N36 Venture Trims Wait-Lists For Toronto Swimming Lessons By Leveraging Under-Utilized Hotel Pools

NEWS

N36 Venture Trims Wait-Lists For Toronto Swimming Lessons By Leveraging Under-Utilized Hotel Pools

It’s the Uber of swimming, the Lyft of lessons and it might make a dent in the long list of those waiting for openings in the City of Toronto’s aquatics programs.

Taking a page from the Uber playbook, it’s a tech company called Propel (co-founded by Next 36 alum Kiel Olver and Sean Hudson).

As of 2018, there were 25,521 people on wait-lists for roughly 200,000 spaces in aquatic programs in the city, as well as about 9,000 spaces in aquatic leadership certification programs. The lengthy wait-list creates a crisis each season when parents vie — and often fail — to sign up their children for swimming lessons.

The problem is not unique to Toronto — New York City has had to resort to a lottery system. Only the winners get a chance to learn how to swim, unless they can find a pool and afford private lessons.

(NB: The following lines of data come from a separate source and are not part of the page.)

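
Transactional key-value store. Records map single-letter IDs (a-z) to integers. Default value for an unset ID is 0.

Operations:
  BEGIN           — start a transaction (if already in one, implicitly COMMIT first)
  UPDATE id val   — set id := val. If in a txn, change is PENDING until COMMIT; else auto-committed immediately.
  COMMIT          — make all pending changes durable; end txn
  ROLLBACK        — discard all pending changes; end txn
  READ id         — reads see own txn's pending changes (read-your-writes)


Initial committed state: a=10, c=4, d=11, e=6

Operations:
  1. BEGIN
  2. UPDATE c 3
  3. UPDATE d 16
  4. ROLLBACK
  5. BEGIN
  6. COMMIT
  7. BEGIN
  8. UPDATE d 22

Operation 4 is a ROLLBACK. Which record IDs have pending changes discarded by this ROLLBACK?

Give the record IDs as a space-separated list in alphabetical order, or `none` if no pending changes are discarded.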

One company stepping into the void is Propel, a platform that allows Canadian Red Cross certified swimming instructors in Toronto to connect with students for private lessons at GTA hotel pools — putting into use expensive assets that in many cases are underused.

“We wanted to basically bring the aquatics industry into the 21st century by fusing platform technology with the shared gig economy,” said co-founder Amie Nguyen, a former City of Vancouver swim instructor and lifeguard.